News

Zwischen Leidenschaft und Limit

Stefanie Zang vom Bundesverband Häusliche Kinderkrankenpflege wirft einen persönlichen Blick auf die Covid-19-Pandemie.

Arzt in Schutzkleidung bei Coronavirus Pandemie ist überlastet und lehnt sich an Wand vor Klinik in seiner Pause Arzt in Schutzkleidung bei Coronavirus Pandemie ist überlastet und lehnt sich an Wand vor Klinik in seiner Pause

Stefanie Zang, Pflegefachkraft und Fachreferentin Pflege des Bundesverbands Häusliche Kinderkrankenpflege, wirft einen persönlichen Blick auf die Covid-19-Pandemie.

Pflege ist ein anspruchsvolles und forderndes Geschehen – in allen Phasen menschlichen Lebens, von der Geburt bis zum Lebensende, spielt Pflege eine entscheidende Rolle. Pflege braucht hochkomplexes Fachwissen; Pflege braucht Erfahrung, Intuition, Empathie, Kommunikation, Verantwortung, Souveränität und nicht zuletzt Engagement.

Für die kranken und/oder pflegebedürftigen Menschen und ihren Familien geht es dabei (neben Gesundheit) vor allem um Sicherheit, Selbstbestimmung, Mobilität, Zuhause bleiben können, Lebensmut ….

Pflege ist ein Beziehungs- und Berührungsberuf – und JA, es geht auch um Körperpflege, Ausscheidungen, Scham, aber vor allem geht es um Zuwendung, Zuhören, Verstehen, Vertrauen und um die spürbare, (überlebens)notwendige Unterstützung, die körperlichen, psychischen und geistigen Ressourcen der Menschen wiederherzustellen bzw. zu erhalten.

DAS beschreibt grob die Leidenschaft für diesen Beruf und dafür müssen wir Pflegende weder beklatscht noch als Held:innen gefeiert werden – das ist selbstgewählter und erfüllender Berufsalltag. Doch diese Leidenschaft konnte schon VOR der Corona-Pandemie v.a. durch den Prozess des fortschreitenden Personalmangels immer weniger gelebt bzw. zufriedenstellend umgesetzt werden.

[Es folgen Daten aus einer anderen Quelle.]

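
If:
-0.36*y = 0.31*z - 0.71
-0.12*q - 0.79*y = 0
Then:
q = 5.66898148148148*z - 12.9837962962963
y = 1.97222222222222 - 0.861111111111111*z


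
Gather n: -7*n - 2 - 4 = -7*n - 6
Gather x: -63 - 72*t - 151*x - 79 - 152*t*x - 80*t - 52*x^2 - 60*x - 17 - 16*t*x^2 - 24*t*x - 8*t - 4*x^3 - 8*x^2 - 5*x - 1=-160*t - 4*x^3 + x^2*(-16*t - 60) + x*(-176*t - 216) - 160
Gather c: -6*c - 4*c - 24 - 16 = -10*c - 40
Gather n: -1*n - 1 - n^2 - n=-n^2 - 2*n - 1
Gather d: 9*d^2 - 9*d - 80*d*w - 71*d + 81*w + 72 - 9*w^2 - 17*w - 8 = 9*d^2 + d*(-80*w - 80) - 9*w^2 + 64*w + 64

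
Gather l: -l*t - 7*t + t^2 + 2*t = -l*t + t^2 - 5*t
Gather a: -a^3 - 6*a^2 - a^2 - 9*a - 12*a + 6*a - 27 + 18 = -a^3 - 7*a^2 - 15*a - 9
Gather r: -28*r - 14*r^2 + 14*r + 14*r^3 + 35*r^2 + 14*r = 14*r^3 + 21*r^2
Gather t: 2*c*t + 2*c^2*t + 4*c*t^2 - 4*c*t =4*c*t^2 + t*(2*c^2 - 2*c)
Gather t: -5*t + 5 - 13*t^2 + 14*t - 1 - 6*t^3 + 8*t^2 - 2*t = -6*t^3 - 5*t^2 + 7*t + 4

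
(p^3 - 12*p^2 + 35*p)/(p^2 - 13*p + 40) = p*(p - 7)/(p - 8)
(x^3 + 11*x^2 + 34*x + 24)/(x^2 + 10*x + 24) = x + 1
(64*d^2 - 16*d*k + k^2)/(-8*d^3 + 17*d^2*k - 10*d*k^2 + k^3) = (-8*d + k)/(d^2 - 2*d*k + k^2)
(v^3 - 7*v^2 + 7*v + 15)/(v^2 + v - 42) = (v^3 - 7*v^2 + 7*v + 15)/(v^2 + v - 42)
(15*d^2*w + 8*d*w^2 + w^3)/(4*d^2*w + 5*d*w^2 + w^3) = (15*d^2 + 8*d*w + w^2)/(4*d^2 + 5*d*w + w^2)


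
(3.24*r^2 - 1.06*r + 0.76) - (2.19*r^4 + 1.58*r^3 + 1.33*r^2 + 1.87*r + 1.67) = -2.19*r^4 - 1.58*r^3 + 1.91*r^2 - 2.93*r - 0.91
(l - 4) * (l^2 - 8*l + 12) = l^3 - 12*l^2 + 44*l - 48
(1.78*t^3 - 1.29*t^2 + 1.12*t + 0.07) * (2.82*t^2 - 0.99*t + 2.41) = 5.0196*t^5 - 5.4*t^4 + 8.7253*t^3 - 4.0203*t^2 + 2.6299*t + 0.1687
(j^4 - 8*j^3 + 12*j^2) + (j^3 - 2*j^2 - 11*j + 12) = j^4 - 7*j^3 + 10*j^2 - 11*j + 12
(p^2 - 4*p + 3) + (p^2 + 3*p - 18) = 2*p^2 - p - 15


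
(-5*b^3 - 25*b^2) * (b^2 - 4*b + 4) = -5*b^5 - 5*b^4 + 80*b^3 - 100*b^2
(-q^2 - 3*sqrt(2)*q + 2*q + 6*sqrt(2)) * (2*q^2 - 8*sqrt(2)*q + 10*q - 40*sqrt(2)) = -2*q^4 - 6*q^3 + 2*sqrt(2)*q^3 + 6*sqrt(2)*q^2 + 68*q^2 - 20*sqrt(2)*q + 144*q - 480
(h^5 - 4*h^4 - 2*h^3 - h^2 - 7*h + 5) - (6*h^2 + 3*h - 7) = h^5 - 4*h^4 - 2*h^3 - 7*h^2 - 10*h + 12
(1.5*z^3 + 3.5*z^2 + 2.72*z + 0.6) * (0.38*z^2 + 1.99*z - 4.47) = 0.57*z^5 + 4.315*z^4 + 1.2936*z^3 - 10.0042*z^2 - 10.9644*z - 2.682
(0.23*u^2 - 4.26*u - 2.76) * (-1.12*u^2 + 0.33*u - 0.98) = -0.2576*u^4 + 4.8471*u^3 + 1.46*u^2 + 3.264*u + 2.7048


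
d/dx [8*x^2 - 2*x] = 16*x - 2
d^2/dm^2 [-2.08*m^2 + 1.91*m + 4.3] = -4.16000000000000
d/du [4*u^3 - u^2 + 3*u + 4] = 12*u^2 - 2*u + 3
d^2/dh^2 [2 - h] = 0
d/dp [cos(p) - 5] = -sin(p)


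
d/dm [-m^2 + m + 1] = 1 - 2*m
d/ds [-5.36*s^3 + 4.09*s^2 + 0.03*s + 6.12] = -16.08*s^2 + 8.18*s + 0.03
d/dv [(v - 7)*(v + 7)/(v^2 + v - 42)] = 1/(v^2 - 12*v + 36)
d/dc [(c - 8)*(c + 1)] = 2*c - 7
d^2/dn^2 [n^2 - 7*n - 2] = 2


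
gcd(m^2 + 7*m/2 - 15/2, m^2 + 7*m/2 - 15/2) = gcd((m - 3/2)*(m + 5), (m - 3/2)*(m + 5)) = m^2 + 7*m/2 - 15/2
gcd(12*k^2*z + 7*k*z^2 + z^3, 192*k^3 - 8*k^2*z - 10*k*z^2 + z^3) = 4*k + z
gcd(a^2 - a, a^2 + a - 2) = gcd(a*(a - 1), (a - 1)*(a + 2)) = a - 1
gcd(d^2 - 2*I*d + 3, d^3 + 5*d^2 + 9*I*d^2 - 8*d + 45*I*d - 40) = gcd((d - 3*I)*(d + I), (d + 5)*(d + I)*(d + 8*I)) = d + I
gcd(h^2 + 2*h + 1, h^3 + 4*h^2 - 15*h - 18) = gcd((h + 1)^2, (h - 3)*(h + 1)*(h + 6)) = h + 1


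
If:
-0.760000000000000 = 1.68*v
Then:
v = -0.45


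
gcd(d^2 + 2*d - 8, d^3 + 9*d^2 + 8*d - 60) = d - 2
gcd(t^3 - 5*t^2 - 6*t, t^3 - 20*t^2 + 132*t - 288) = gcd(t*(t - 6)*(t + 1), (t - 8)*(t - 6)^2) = t - 6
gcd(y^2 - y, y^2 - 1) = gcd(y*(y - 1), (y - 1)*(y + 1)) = y - 1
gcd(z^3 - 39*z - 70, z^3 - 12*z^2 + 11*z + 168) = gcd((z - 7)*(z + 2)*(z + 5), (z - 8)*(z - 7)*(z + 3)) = z - 7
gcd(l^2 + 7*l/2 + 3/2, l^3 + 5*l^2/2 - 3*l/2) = l + 3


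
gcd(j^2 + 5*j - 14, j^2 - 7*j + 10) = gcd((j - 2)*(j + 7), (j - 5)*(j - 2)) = j - 2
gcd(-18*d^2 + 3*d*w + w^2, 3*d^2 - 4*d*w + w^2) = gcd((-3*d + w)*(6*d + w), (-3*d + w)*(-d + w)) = -3*d + w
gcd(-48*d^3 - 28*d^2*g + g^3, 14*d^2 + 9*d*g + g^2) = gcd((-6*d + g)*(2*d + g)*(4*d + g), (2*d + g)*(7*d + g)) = 2*d + g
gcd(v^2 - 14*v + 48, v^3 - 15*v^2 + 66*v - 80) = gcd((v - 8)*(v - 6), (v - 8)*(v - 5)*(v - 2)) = v - 8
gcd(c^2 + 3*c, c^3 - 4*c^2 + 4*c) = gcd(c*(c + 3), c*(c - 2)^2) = c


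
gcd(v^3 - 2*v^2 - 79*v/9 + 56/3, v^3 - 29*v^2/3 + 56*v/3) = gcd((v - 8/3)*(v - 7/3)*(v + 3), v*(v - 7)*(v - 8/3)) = v - 8/3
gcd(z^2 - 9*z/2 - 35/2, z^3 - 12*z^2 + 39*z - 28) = z - 7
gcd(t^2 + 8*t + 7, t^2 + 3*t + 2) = t + 1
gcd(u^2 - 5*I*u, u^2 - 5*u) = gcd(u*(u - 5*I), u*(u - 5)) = u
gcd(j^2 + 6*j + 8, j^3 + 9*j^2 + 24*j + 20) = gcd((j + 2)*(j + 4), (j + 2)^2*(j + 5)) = j + 2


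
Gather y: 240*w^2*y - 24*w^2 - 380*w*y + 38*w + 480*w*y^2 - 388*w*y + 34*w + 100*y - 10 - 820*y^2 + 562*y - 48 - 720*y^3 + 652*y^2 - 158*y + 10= -24*w^2 + 72*w - 720*y^3 + y^2*(480*w - 168) + y*(240*w^2 - 768*w + 504) - 48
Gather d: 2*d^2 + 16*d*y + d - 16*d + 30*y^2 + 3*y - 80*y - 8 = 2*d^2 + d*(16*y - 15) + 30*y^2 - 77*y - 8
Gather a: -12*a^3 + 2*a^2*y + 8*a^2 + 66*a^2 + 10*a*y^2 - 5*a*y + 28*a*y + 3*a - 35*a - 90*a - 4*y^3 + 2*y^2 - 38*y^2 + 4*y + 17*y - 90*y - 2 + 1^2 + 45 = -12*a^3 + a^2*(2*y + 74) + a*(10*y^2 + 23*y - 122) - 4*y^3 - 36*y^2 - 69*y + 44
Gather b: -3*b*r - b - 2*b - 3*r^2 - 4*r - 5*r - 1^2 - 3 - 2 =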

Während Corona wurde dieser Zustand zur Normalität.

Pflege in der Krise

Jetzt, mitten in der vierten Welle des Pandemiegeschehens, blickt die Pflege auf ein berufliches und emotionales Trümmerfeld. Die viel diskutierten und noch häufiger versprochenen Verbesserungen der Rahmenbedingungen – allem voran mehr Kolleg:innen und eine adäquate Entlohnung, lassen weiterhin auf sich warten. Die im Jahr 2020 geführten unsäglichen und fast schon erniedrigenden politischen Diskussionen um unterschiedliche Bonuszahlungen lassen eine fassungslose und ernüchterte Berufsgruppe zurück. Themen wie die fehlende (oder auch fehlerhafte) Schutzausrüstung oder die politische und mediale Unwissenheit hinsichtlich der exakten Berufsbezeichnung stehen beispielhaft für politische Lippenbekenntnisse hinsichtlich der viel zitierten und doch eher strapazierten Wertschätzung für die Berufsgruppe der professionell Pflegenden.

Die Pflege ist am Limit – der Praxisalltag in vielen Settings (nicht nur auf den Intensivstationen) kaum mehr zu stemmen und wird zusätzlich erschwert durch Hygiene-, Masken- und Testpflicht. Und nicht zuletzt raubt die Flut an rechtlichen Vorgaben, die nicht selten unlogische, nicht umsetzbare und in sich widersprechende Aussagen treffen, auch den verantwortlichen Leitungspersonen die letzte Kraft.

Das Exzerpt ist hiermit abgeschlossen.